恋は手に入らない

れい

第1話

 どうしても、あなたが欲しかった。

 あなたの、心が欲しかった。


 ー


 攻略結婚なんて貴族社会ではよくある話。

 私、カリンは男爵。

 相手のルーベリオ様は子爵。

 どこにでもいる一人娘の私に婿入りしてくる、よくある攻略結婚。

 話してて不快ではない相手との結婚で気は楽だった筈なのだ。この人となら恋もできるかもしれないとも思った。

 だがそれは、叶うことはないという現実とともに突きつけられる。


 ルーベリオ様には、恋人がいたという。

 なぜそんなことを結婚した初夜の事後にいうのか。この人は正気なのかと瞳を覗き込む。

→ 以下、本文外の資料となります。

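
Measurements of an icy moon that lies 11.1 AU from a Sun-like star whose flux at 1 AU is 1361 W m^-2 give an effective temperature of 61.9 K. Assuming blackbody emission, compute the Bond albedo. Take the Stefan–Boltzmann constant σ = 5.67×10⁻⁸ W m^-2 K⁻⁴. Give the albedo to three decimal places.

Flux at the orbit: S = 1361/(11.1)² = 11.05 W m^-2.
From σT⁴ = S(1−α)/4 we invert for α: 1−α = 4σT⁴/S.
σT⁴ = 0.8324 W m^-2, so 4σT⁴ = 3.330 W m^-2.
1−α = 3.330/11.05 = 0.3014, so α = 0.6986.

0.699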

 そこには、ひどく濁って光なんてない翠の目があった。

 その瞳や声、視線はひどく私を悔しくさせた。私と結婚したのにそれでも思われている彼女が、ひどく羨ましくなった。


 かける言葉も思い当たらず、私は黙り込む。

 なんと言えばいいのか。「大変でした」?「お辛いでしょうに」?誰のせいで彼らを引き裂いたか考えれば、そんなことは口が裂けても言えない。

 言えるわけがない。

 もし自分が彼の立場で、そんな言葉を言われたらと考えるだけで悪寒が走った。


 神はどうも私に意地悪なようだ。

 恋愛は出来そうにありません。神さま。

 こんな残酷な運命知りたくなかったですわ。1人ため息をこぼした。


 私は恋愛を諦めることにした。